La felicidad y gloria de Dios consiste en su misma visión y fruición, cosa que sucede desde toda la eternidad en el seno de la Trinidad. Asimismo, nuestra felicidad y gloria no puede consistir sino en una visión y fruición del mismo Dios, de donde se sigue la adecuada expresión: “ver a Dios cara a cara”. He aquí lo que nos asemejará a Dios: verlo tal cual es.
Y si hemos sido elevados a un orden tan sublime, Dios nos debe adornar con ciertos dones sobrenaturales, proporcionados a tal fin. Esto es lo que hizo Dios con Adán, al crearlo en el estado de gracia y justicia original. “Y creó Dios al hombre a su imagen y semejanza (Gen. I, 26)”, es decir con una naturaleza capaz de Dios y al mismo tiempo actualmente elevada por la gracia.
Dicho estado original del hombre, en que gozaba de completa salud y perfecta inocencia, está simbolizado en la Parábola leída en el Evangelio de hoy, la cual comienza diciendo que un hombre iba de Jerusalén a Jericó.

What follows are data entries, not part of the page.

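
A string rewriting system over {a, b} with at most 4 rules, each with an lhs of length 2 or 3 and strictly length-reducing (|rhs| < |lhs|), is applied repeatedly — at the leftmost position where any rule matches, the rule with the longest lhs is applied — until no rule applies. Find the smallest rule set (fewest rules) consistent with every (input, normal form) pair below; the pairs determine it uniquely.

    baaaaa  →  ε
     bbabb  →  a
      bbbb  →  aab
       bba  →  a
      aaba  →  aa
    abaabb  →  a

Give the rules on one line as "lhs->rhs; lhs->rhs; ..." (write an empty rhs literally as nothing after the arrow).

  | baaaaa => baaaa => baaa => baa => ba => ε
  | bbabb => abb => a
  | bbbb => aab
  | bba => a

ba->; baa->ba; bb->; bbb->aa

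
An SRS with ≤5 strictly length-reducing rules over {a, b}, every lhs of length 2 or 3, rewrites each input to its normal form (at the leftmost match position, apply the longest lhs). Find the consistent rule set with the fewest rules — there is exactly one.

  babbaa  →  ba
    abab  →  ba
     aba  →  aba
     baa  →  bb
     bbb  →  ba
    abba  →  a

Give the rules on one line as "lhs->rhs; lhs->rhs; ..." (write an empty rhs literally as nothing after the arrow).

  | babbaa => aabaa => bbaa => bbb => ba
  | abab => aaa => ba
  | aba
  | baa => bb

aa->b; abb->; bab->aa; bbb->ba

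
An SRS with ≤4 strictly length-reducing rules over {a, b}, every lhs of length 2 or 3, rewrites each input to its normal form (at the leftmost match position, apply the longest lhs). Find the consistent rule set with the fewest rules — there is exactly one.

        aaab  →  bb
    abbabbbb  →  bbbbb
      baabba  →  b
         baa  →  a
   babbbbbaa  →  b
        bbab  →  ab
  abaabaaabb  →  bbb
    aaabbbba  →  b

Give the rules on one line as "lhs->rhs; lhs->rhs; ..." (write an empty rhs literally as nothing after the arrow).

aa->b; ba->b; baa->a; bba->a

  | aaab => bab => bb
  | abbabbbb => aabbbb => bbbbb
  | baabba => abba => aa => b
  | baa => a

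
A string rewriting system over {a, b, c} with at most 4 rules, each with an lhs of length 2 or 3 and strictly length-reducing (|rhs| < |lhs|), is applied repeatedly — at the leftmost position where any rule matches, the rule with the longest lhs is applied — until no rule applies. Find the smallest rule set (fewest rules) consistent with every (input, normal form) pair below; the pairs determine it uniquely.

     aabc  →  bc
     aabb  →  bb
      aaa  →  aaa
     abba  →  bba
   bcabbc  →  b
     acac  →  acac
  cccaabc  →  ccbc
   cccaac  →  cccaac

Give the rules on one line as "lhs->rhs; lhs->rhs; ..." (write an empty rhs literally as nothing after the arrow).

ab->b; bbc->; cab->b

  | aabc => abc => bc
  | aabb => abb => bb
  | aaa
  | abba => bba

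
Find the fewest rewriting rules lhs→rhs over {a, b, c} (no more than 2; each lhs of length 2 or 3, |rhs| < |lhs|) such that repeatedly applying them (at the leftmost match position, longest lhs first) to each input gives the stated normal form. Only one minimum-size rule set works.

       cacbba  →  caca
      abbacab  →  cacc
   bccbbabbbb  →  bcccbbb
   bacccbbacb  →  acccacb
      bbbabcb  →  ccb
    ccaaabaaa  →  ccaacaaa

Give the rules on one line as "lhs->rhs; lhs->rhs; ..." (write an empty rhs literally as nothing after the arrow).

ab->c; ba->a

  | cacbba => cacba => caca
  | abbacab => cbacab => cacab => cacc
  | bccbbabbbb => bccbabbbb => bccabbbb => bcccbbb
  | bacccbbacb => acccbbacb => acccbacb => acccacb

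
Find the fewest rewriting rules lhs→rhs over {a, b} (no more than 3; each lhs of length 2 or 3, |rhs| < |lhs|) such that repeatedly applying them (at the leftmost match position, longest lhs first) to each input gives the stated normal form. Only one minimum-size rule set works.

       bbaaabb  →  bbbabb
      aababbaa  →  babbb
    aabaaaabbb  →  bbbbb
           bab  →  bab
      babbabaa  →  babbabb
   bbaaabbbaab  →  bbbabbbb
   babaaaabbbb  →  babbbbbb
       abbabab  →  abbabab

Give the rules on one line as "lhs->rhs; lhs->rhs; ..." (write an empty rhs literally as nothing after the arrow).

  | bbaaabb => bbbabb
  | aababbaa => babbaa => babbb
  | aabaaaabbb => baaaabbb => bbaabbb => bbbbb
  | bab

aa->b; aab->b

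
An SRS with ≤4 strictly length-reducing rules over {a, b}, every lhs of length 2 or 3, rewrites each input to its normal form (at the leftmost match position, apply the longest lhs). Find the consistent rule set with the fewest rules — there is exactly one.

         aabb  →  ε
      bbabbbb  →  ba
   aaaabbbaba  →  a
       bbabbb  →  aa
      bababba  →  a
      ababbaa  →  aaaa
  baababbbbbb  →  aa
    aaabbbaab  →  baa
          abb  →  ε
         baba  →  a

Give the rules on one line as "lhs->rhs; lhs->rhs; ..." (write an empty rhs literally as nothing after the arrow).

  | aabb => bab => bb => ε
  | bbabbbb => abbbb => bbbb => aab => ba
  | aaaabbbaba => aababbaba => baabbaba => bbababa => ababa => baba => bba => a
  | bbabbb => abbb => bbb => aa

aab->ba; ab->b; bb->; bbb->aa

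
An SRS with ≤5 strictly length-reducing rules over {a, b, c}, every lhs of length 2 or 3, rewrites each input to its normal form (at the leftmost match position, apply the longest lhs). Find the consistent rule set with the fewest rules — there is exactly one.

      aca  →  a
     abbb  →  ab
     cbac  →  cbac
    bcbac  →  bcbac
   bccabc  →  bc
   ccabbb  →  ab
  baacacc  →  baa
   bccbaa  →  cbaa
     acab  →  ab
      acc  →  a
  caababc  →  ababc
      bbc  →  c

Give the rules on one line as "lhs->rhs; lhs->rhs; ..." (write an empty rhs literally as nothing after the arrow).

  | aca => a
  | abbb => ab
  | cbac
  | bcbac

bb->; bcc->c; ca->; cc->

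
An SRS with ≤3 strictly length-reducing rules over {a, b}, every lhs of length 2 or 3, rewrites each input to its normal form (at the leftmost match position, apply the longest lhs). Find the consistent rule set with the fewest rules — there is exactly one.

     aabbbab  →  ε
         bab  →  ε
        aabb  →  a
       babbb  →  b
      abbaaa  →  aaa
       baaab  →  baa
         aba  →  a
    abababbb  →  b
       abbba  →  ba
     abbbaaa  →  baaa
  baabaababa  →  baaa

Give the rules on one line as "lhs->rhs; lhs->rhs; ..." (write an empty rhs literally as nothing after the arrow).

  | aabbbab => abab => ab => ε
  | bab => ab => ε
  | aabb => a
  | babbb => abbb => b

ab->; abb->; bab->ab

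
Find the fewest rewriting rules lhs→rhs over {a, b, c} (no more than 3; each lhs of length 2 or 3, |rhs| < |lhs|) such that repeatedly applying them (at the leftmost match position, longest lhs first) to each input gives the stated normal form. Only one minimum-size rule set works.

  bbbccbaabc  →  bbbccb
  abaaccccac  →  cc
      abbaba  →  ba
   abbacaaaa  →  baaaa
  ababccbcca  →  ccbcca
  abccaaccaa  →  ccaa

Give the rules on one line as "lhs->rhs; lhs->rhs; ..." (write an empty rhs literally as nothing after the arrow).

  | bbbccbaabc => bbbccbac => bbbccb
  | abaaccccac => aaccccac => acccac => ccac => cc
  | abbaba => baba => ba
  | abbacaaaa => bacaaaa => baaaa

ab->; ac->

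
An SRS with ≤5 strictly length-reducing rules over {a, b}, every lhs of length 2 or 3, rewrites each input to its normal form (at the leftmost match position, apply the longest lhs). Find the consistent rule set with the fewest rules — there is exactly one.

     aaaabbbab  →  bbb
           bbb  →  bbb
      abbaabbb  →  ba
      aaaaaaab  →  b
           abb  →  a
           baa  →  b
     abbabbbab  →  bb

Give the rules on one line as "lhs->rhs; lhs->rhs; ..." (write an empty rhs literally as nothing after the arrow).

  | aaaabbbab => baabbbab => bbbbab => bbb
  | bbb
  | abbaabbb => abaabbb => aaabbb => babbb => babb => bab => ba
  | aaaaaaab => baaaaab => bbaaab => aab => b

aa->; aaa->ba; ab->a; bba->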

Adán nunca existió en un estado de naturaleza pura, sino que desde el primer instante fue elevado al plano sobrenatural. ¡Oh bondad inefable que creas al hombre para Ti y le das todos los medios para llegar a Ti! Pero así como el hombre de la historia cayó presa de dos ladrones, así Adán, y con él toda la humanidad, cayó en la culpa original, perdiendo la gracia, la justicia y la inocencia. Los ladrones de la parábola no sólo despojaron al miserable de sus bienes, también lo golpearon dejándolo muy herido. De la misma manera, el pecado original ha dejado una profunda herida en la naturaleza, y la carne se ha rebelado contra el espíritu. Las obras de la carne, dice San Pablo, son manifiestas, a saber: fornicación impureza, lascivia, idolatría, hechicería, enemistades, contiendas, celos, ira, litigios, disensiones, divisiones, envidia, embriagueces, orgías y otras cosas semejantes, respecto de las cuales os prevengo, como os he dicho ya, que los que hacen tales cosas no heredarán el reino de Dios”. (Gal. V, 19)

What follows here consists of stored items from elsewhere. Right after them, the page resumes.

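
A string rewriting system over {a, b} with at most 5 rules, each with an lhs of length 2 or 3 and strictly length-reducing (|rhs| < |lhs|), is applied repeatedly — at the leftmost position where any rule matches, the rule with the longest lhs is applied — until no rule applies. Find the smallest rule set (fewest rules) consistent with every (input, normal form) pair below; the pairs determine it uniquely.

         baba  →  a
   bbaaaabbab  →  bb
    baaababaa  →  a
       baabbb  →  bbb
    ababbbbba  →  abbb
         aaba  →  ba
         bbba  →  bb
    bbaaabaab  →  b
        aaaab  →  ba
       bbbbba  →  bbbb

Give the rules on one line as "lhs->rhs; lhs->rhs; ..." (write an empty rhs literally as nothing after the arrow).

  | baba => a
  | bbaaaabbab => baaabbab => baabbab => bbabab => bbab => bb
  | baaababaa => baababaa => bbaabaa => babaa => aa => a
  | baabbb => bbabb => bbb

aa->a; aab->ba; bab->; bba->b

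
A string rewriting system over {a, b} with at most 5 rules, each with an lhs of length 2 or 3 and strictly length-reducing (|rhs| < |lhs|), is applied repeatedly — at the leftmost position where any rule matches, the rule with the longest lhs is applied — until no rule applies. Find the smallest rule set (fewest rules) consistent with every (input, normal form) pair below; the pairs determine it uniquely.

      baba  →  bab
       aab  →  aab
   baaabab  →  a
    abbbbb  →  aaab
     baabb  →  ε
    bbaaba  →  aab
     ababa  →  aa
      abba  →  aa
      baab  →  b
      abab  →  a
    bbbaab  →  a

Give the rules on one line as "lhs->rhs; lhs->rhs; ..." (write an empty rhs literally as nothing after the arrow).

aba->ab; baa->; bb->; bbb->ab

  | baba => bab
  | aab
  | baaabab => abab => abb => a
  | abbbbb => aabbb => aaab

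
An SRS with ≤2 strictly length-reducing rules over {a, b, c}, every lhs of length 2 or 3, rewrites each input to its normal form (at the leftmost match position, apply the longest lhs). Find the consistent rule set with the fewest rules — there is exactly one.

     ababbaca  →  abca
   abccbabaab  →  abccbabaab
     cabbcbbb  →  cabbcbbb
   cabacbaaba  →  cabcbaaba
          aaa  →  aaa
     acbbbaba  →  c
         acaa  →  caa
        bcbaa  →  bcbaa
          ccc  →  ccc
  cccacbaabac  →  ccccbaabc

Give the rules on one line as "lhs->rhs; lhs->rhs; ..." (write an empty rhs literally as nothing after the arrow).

  | ababbaca => abaca => abca
  | abccbabaab
  | cabbcbbb
  | cabacbaaba => cabcbaaba

ac->c; bba->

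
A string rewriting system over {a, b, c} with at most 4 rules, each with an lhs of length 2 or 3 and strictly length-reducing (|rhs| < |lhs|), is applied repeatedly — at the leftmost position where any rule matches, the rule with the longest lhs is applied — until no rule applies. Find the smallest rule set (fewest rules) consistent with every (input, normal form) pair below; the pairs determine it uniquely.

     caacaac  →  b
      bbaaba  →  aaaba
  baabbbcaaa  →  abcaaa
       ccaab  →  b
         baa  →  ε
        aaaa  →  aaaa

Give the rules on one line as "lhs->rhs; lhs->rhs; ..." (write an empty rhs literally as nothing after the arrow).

aac->b; baa->; bb->a; cc->b

  | caacaac => cbaac => cc => b
  | bbaaba => aaaba
  | baabbbcaaa => bbbcaaa => abcaaa
  | ccaab => baab => b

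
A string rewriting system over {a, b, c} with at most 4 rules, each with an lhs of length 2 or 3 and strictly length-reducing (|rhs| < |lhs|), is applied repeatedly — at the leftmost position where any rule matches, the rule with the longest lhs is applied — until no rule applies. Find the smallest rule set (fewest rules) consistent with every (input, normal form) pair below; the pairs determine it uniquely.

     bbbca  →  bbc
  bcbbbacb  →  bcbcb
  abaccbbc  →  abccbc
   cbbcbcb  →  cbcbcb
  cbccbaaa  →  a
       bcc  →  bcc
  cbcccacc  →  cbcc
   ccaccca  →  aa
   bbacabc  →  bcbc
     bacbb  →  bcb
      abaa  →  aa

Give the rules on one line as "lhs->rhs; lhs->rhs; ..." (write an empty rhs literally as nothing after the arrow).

ba->c; bac->bc; ca->a; cbb->cb

  | bbbca => bbba => bbc
  | bcbbbacb => bcbbacb => bcbacb => bcbcb
  | abaccbbc => abccbbc => abccbc
  | cbbcbcb => cbcbcb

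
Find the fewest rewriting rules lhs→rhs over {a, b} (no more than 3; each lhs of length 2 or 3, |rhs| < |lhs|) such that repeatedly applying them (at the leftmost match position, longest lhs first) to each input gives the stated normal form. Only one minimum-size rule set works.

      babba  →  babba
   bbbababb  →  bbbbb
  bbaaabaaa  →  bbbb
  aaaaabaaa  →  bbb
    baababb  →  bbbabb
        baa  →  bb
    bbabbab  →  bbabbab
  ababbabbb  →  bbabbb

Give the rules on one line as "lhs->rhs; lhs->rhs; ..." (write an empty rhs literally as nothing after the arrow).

  | babba
  | bbbababb => bbbbb
  | bbaaabaaa => bbbabaaa => bbbaa => bbbb
  | aaaaabaaa => baaabaaa => bbabaaa => bbaa => bbb

aa->b; aba->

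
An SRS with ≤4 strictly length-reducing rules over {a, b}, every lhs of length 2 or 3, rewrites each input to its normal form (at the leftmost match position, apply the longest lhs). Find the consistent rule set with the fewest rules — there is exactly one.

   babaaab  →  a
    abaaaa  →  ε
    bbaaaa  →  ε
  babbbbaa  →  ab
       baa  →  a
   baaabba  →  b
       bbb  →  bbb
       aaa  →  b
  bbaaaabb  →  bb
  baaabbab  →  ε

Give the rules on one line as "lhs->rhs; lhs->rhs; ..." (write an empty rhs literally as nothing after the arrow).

aa->; aaa->b; ba->; bab->a

  | babaaab => aaaab => bab => a
  | abaaaa => aaaa => ba => ε
  | bbaaaa => baaa => aa => ε
  | babbbbaa => abbbaa => abba => ab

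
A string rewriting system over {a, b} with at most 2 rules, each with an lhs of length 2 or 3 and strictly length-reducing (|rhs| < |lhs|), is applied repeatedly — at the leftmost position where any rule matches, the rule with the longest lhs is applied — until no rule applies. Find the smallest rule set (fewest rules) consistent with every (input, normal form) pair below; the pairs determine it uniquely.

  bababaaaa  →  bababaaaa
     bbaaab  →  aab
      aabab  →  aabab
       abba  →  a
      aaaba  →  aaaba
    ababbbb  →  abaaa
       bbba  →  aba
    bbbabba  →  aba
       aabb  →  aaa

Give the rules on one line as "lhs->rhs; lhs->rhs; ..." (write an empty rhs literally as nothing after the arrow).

  | bababaaaa
  | bbaaab => aab
  | aabab
  | abba => a

bb->a; bba->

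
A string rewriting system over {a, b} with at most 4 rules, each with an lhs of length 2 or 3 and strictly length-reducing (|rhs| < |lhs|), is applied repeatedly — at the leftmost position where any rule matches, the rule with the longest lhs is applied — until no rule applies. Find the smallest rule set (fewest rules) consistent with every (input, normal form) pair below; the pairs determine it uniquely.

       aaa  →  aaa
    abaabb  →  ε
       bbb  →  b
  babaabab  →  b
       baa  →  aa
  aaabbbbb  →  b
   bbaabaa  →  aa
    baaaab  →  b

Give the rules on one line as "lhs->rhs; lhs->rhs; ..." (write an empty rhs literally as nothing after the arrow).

  | aaa
  | abaabb => baabb => aabb => abb => bb => ε
  | bbb => b
  | babaabab => abaabab => baabab => aabab => abab => bab => ab => b

ab->b; ba->a; bb->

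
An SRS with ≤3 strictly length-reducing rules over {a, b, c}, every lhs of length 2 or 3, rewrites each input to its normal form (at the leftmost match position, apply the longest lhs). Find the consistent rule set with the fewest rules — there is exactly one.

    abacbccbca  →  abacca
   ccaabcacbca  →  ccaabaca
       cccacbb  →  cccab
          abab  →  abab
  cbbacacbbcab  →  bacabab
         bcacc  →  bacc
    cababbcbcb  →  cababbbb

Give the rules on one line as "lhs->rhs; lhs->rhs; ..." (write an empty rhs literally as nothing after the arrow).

bc->b; cb->

  | abacbccbca => abaccbca => abacca
  | ccaabcacbca => ccaabacbca => ccaabaca
  | cccacbb => cccab
  | abab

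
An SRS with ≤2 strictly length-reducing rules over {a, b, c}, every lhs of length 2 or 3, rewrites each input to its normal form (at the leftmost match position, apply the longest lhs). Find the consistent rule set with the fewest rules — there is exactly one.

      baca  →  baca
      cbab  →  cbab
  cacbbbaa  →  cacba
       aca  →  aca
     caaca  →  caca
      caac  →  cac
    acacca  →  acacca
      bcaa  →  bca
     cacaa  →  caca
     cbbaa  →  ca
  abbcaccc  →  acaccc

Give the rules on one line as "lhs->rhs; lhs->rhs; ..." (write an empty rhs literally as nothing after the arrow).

aa->a; bb->

  | baca
  | cbab
  | cacbbbaa => cacbaa => cacba
  | aca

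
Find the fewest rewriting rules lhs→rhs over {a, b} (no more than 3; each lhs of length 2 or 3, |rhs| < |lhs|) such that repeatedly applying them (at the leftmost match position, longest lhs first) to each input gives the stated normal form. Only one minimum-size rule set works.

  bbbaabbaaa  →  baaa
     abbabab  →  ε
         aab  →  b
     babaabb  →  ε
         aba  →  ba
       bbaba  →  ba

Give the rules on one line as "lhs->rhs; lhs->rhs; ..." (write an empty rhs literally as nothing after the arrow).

ab->b; bb->

  | bbbaabbaaa => baabbaaa => babbaaa => bbbaaa => baaa
  | abbabab => bbabab => abab => bab => bb => ε
  | aab => ab => b
  | babaabb => bbaabb => aabb => abb => bb => ε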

Los ladrones dejaron al hombre de la parábola medio muerto, y esto también concuerda con el estado del hombre en general después del pecado. ¿O acaso no es verdad que está muerto a las obras buenas y muy vivo para las malas?
La situación de miseria en la cual entró el hombre después del pecado es tal que ahora le es absolutamente imposible salir de allí con sus propias fuerzas. Adán debía transmitir la gracia a su posteridad, él era la cabeza de la humanidad. Sin embargo pecó y perdió tal gracia para él y para nosotros, transmitiéndonos el pecado. Todas estas cosas fueron negadas por unos herejes llamados pelagianos. Ellos decían que el pecado de Adán había sido una falta personal y que de ninguna manera el hombre había sido herido en su naturaleza. El bautismo no era necesario, e incluso la muerte de Cristo no sucedió para nuestra redención sino sólo para darnos ejemplo de virtud. Según los pelagianos entonces, sería suficiente al hombre obedecer la ley (ellos no admiten una gracia interna) para alcanzar la salvación. Mas ¿es esto verdad? ¿Acaso no sabemos que la ley es un estímulo del pecado, cuya letra mata y nos lleva a la muerte y condenación? Pues eso es lo que enseñó el mismísimo San Pablo (I Cor. XV, 56; II Cor. III, 6) a fin de dejar bien en claro que el hombre no puede con sus propias fuerzas obtener la justificación ni la salvación sino que necesita de la gracia y de la redención de Cristo. Estas cosas también vienen simbolizadas en la Parábola, pues tanto el sacerdote como el levita no hicieron nada por aquel pobre hombre agonizando en el camino. En el sacerdote están figurados los sacrificios de la antigua ley, en el levita la ley misma, pues a éste le era encargada la instrucción del pueblo. Pero, ¿por qué no fueron la ley y los sacrificios suficientes? La razón es simple: la ley sólo nos puede dar un conocimiento del pecado pero no puede remediarlo. Para lo último se necesita la gracia y eso es precisamente lo que negó Pelagio.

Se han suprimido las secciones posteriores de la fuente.